Mikao Usui, une vie de recherches et de méditations

(1865 – 1922), maître japonais de méditation.

Il fut éduqué par son père selon les voies progressistes de l’empereur MEIJI, alors au pouvoir. Fervent méditant, de tradition familiale japonaise, Mikao USUI développa un intérêt particulier pour la pratique de la méditation, enseignée par le bouddha et permettant d'arrêter les souffrances de l'esprit, et un profond désir de transmettre ces méthodes à toute personne, quelle que soit sa culture. Ainsi, il s’intéressa à la guérison de l’esprit produisant le bien-être et rechercha plus tard la création d’une pratique simple, laïque, agnostique et efficace répondant au mal de vivre, que l’on soit croyant ou pas.

Il fréquenta pour ses études un centre situé sur la montagne sainte Kurama Yama, près de la ville de Kyoto. Sur ce mont se trouvait aussi un autre temple bouddhiste antique, le temple Kurama, appartenant à une branche bouddhiste japonaise à l’époque.

Dans cette même ville de Kyoto se trouvent de nombreuses bibliothèques et des monastères qui protègent la plus importante collection de textes antiques japonais. Mikao USUI, en tant que chercheur, a fait énormément de recherches à cet endroit. Pendant de longues années, il a continué à rassembler des textes et à les étudier.

Dans ses recherches, il découvrit probablement un texte très ancien, le Reikiki, dont la signification est ʺle texte du Reikiʺ, et dont l’origine remonte à l’empereur DAIGO, dont il a dû s’inspirer pour développer sa pratique du Reiki, tant la similitude est grande.

Au Japon, bien que la religion d’État fût le shintoïsme, la population s’en détournait de plus en plus depuis l’apparition du bouddhisme dans le pays.

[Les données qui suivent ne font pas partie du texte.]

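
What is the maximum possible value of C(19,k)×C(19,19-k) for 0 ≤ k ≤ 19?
8,533,694,884

Explanation: C(19,k)·C(19,19-k) = C(19,k)², maximised at the centre k = 9: C(19,9)² = 8,533,694,884.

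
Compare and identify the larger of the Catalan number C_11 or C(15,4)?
C_11

Reasoning: C_11 = C(22,11)/(11+1) = 705,432/12 = 58,786; C(15,4) = 1,365.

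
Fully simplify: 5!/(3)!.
20

Solution: This equals 5×4 = 20.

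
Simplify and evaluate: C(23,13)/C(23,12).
11/13

Working:
C(n,k+1)/C(n,k) = (n−k)/(k+1). Here (23−12)/(12+1) = 11/13 = 11/13.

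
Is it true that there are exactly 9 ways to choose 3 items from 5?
C(5,3) = 10 ≠ 9.

Answer: False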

À l’époque de Mikao USUI, on naissait donc shintoïste et on mourait bouddhiste ! Le but de ces deux disciplines restait le même : atteindre la plénitude.

Mais alors que le shintoïsme est une religion ancestrale du Japon, antérieure à l’introduction du bouddhisme et se référant au culte des ancêtres et à l’adoration de l’empereur, le bouddhisme se réfère lui au bouddha et à ses enseignements sur la souffrance de l’esprit, qui ne constituent pas une religion basée sur une ou des divinités extérieures et supérieures à l’être humain, mais qui expliquent scientifiquement le fonctionnement de l’esprit de l’être humain (de la naissance de la souffrance à sa transformation définitive en non souffrance), vérifiable à l’aide de véhicules, comme la méditation.

Le texte du Reiki réconciliait parfaitement ces deux voies, bouddhiste et shintoïste, en une seule, qui restait japonaise. Il répondait en ce sens au dilemme d’USUI, percevable dans sa biographie, qui était de trouver une méthode de synthèse transdisciplinaire fiable et permettant de répondre aux exigences des codes d’honneur familiaux et spirituels du chercheur qu’il était.

C’est au terme d’un long et dur labeur que Mikao USUI put tirer la fusion des recherches et méditations d’une vie et en faire une synthèse qui prit la forme d’une pratique : celle du Reiki Traditionnel. Ainsi, après de longues recherches méditatives et de connaissances, Mikao USUI fonda le Reiki en 1922 et l’institua au sein d’une société, la USUI REIKI RYÔHÔ GAKKAI.

Il avait consacré toute une vie à mettre au point sa pratique personnelle, et était sur le chemin de sa réalisation pédagogique quand il décéda, seulement quatre ans plus tard, en 1926, sans avoir le temps de répertorier et d’inscrire les résultats des bénéficiaires de la pratique.